> For the complete documentation index, see [llms.txt](https://metaverse-imagen.gitbook.io/ai-tools-research/llms.txt). Markdown versions of documentation pages are available by appending `.md` to page URLs; this page is available as [Markdown](https://metaverse-imagen.gitbook.io/ai-tools-research/ai-technology/generative-ai-architectures-and-models/generative-ai-models-for-video-and-image-synthesis/generative-video.md).

# Generative Video

Here are some of the leading AI architectures in Generative Video modeling from text and video inputs:

**Text-to-Video:**

* Video Transformer - A transformer architecture combined with 3D convolutional nets to generate video from text. Pioneered by models like GPT-3 Turbo.
* VQVAE-2 - Uses a VQ-VAE model and transformer to generate video from text by predicting latent code.

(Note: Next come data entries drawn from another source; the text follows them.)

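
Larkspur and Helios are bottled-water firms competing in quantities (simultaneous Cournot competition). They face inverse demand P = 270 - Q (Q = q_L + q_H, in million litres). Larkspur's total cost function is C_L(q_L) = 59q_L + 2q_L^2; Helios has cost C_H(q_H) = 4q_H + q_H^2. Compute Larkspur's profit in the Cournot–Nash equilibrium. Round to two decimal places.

Larkspur's profit: π_L = (270 - Q)q_L - (59q_L + 2q_L²). Setting ∂π_L/∂q_L = 0: 211 - 6q_L - (q_H) = 0.
Helios's profit: π_H = (270 - Q)q_H - (4q_H + q_H²). Setting ∂π_H/∂q_H = 0: 266 - 4q_H - (q_L) = 0.
So q_L = (211 - q_H)/6 and q_H = (266 - q_L)/4.
Substituting one into the other gives q_L = 578/23 and q_H = 1385/23.
Price P = 270 - 1963/23 = 184.6522.
Larkspur's profit: 184.6522·(578/23) - 59·(578/23) - 2(578/23)² = 1894.6163.

1894.62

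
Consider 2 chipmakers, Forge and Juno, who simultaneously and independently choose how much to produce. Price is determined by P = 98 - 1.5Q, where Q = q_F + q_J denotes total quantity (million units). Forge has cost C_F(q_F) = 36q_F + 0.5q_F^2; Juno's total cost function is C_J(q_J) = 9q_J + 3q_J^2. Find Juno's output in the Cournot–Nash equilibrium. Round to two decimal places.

Forge's profit: π_F = (98 - 1.5Q)q_F - (36q_F + (1/2)q_F²). Setting ∂π_F/∂q_F = 0: 62 - 4q_F - (3/2)(q_J) = 0.
Juno's profit: π_J = (98 - 1.5Q)q_J - (9q_J + 3q_J²). Setting ∂π_J/∂q_J = 0: 89 - 9q_J - (3/2)(q_F) = 0.
Rearranging gives the reaction functions q_F = (62 - (3/2)q_J)/4 and q_J = (89 - (3/2)q_F)/9.
Substituting one into the other gives q_F = 566/45 and q_J = 1052/135.

7.79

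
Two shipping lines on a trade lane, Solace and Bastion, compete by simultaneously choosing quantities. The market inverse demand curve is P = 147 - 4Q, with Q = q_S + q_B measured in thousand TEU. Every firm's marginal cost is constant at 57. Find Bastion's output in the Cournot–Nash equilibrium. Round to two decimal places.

A representative firm's profit is π_i = q_i(147 - 4Q) - 57q_i.
First-order condition (treating rivals' output as given): 90 - 8q_i - 4q_j = 0.
By symmetry each firm produces the same amount; substituting q_j = q_i yields q_i = 90/12 = 15/2.

7.50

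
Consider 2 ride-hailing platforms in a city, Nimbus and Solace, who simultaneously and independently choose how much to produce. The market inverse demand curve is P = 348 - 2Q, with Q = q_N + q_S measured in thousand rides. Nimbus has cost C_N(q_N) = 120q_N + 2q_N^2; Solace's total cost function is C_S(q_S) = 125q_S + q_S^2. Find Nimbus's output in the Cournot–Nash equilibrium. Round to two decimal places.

Nimbus's profit: π_N = (348 - 2Q)q_N - (120q_N + 2q_N²). Setting ∂π_N/∂q_N = 0: 228 - 8q_N - 2(q_S) = 0.
Solace's first-order condition: 223 - 6q_S - 2(q_N) = 0.
So q_N = (228 - 2q_S)/8 and q_S = (223 - 2q_N)/6.
Substituting one into the other gives q_N = 461/22 and q_S = 332/11.

20.95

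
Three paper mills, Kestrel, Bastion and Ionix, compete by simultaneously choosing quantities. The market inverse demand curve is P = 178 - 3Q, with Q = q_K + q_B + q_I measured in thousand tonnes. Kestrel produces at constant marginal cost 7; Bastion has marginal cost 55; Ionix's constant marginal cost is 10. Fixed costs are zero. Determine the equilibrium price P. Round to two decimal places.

62.50

Kestrel's profit: π_K = (178 - 3Q)q_K - (7q_K). Setting ∂π_K/∂q_K = 0: 171 - 6q_K - 3(q_B + q_I) = 0.
Bastion's profit: π_B = (178 - 3Q)q_B - (55q_B). Setting ∂π_B/∂q_B = 0: 123 - 6q_B - 3(q_K + q_I) = 0.
Ionix's profit: π_I = (178 - 3Q)q_I - (10q_I). Setting ∂π_I/∂q_I = 0: 168 - 6q_I - 3(q_K + q_B) = 0.
Summing all 3 equations gives 462 − 12Q = 0, hence Q = 77/2.
Back-substituting: q_K = (171 − 231/2)/3 = 37/2, q_B = (123 − 231/2)/3 = 5/2, q_I = (168 − 231/2)/3 = 35/2.
Total output Q = 77/2, so price P = 178 - 3·(77/2) = 125/2.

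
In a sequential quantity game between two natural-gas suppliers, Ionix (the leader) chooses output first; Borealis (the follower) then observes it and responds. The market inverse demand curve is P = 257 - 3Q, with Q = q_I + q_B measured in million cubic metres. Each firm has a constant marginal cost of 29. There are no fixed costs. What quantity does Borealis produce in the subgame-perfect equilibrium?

19

The follower Borealis best-responds to any q_I: π_B = (257 - 3Q)q_B - 29q_B.
Setting the follower's marginal profit to zero, 228 - 3q_I - 6q_B = 0, i.e. q_B = (228 - 3q_I)/6.
Ionix substitutes q_B(q_I) into its own profit: π_I = q_I(257 - 3q_I - (228 - 3q_I)/2) - 29q_I = (143 - (3/2)q_I)q_I - 29q_I.
The leader's first-order condition 114 - 3q_I = 0 yields q_I = 38.
Then q_B = (228 - 3·38)/6 = 19.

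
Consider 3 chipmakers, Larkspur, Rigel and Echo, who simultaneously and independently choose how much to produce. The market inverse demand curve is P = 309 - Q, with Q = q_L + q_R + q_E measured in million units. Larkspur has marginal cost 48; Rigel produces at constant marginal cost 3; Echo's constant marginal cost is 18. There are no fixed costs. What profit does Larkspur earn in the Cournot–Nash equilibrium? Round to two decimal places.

2162.25

Larkspur's profit: π_L = (309 - Q)q_L - (48q_L). Setting ∂π_L/∂q_L = 0: 261 - 2q_L - (q_R + q_E) = 0.
Rigel's first-order condition: 306 - 2q_R - (q_L + q_E) = 0.
Echo's profit: π_E = (309 - Q)q_E - (18q_E). Setting ∂π_E/∂q_E = 0: 291 - 2q_E - (q_L + q_R) = 0.
Adding the 3 conditions: 858 − 2Q − 2Q = 0, i.e. Q = 429/2.
Back-substituting: q_L = (261 − 429/2) = 93/2, q_R = (306 − 429/2) = 183/2, q_E = (291 − 429/2) = 153/2.
Price P = 309 - 429/2 = 189/2.
Larkspur's profit: (189/2 - 48)·(93/2) = 2162.2500.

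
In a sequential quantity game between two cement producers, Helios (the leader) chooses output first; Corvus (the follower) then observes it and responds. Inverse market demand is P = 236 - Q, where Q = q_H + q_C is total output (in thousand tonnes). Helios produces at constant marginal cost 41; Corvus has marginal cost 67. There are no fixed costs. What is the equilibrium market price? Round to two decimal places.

96.25

Solve by backward induction. Given q_H, the follower Corvus maximises π_C = (236 - q_H - q_C)q_C - 67q_C.
Follower FOC: 169 - q_H - 2q_C = 0, so q_C(q_H) = (169 - q_H)/2.
Helios substitutes q_C(q_H) into its own profit: π_H = q_H(236 - q_H - (169 - q_H)/2) - 41q_H = (303/2 - (1/2)q_H)q_H - 41q_H.
The leader's first-order condition 221/2 - q_H = 0 yields q_H = 221/2.
Then q_C = (169 - 221/2)/2 = 117/4.
Total output Q = 559/4, so price P = 236 - 559/4 = 385/4.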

Used in tools like Anthropic's Claude.
* CTRL-V - Combines transformers, object detection and retrieval networks to synthesize video from text captions.
* DALL-E - Can generate simple videos from text using a transformer and object bank.

**Video-to-Video:**

* VideoGAN - Uses GAN architectures with spatio-temporal convolutional nets to convert low-res to high-res video.
* Vid2Vid - Employs encoder-decoder structure and novel video blocks to convert input video to target domains like segmentation.
* MoCoGAN - Decomposes motion and content for video using RNNs and GANs. Used for future prediction and style transfer.
* Recycle-GAN - Architectures using space-time memory networks to synthesize multi-modal video output from unstructured video input.
* SlowFast Networks - Two-stream 3D convolutional networks that model video at different speeds for generation.

So in summary, transformer-based architectures combined with deep convolutional nets have proven very effective for high-quality generative video modeling from both text and video inputs.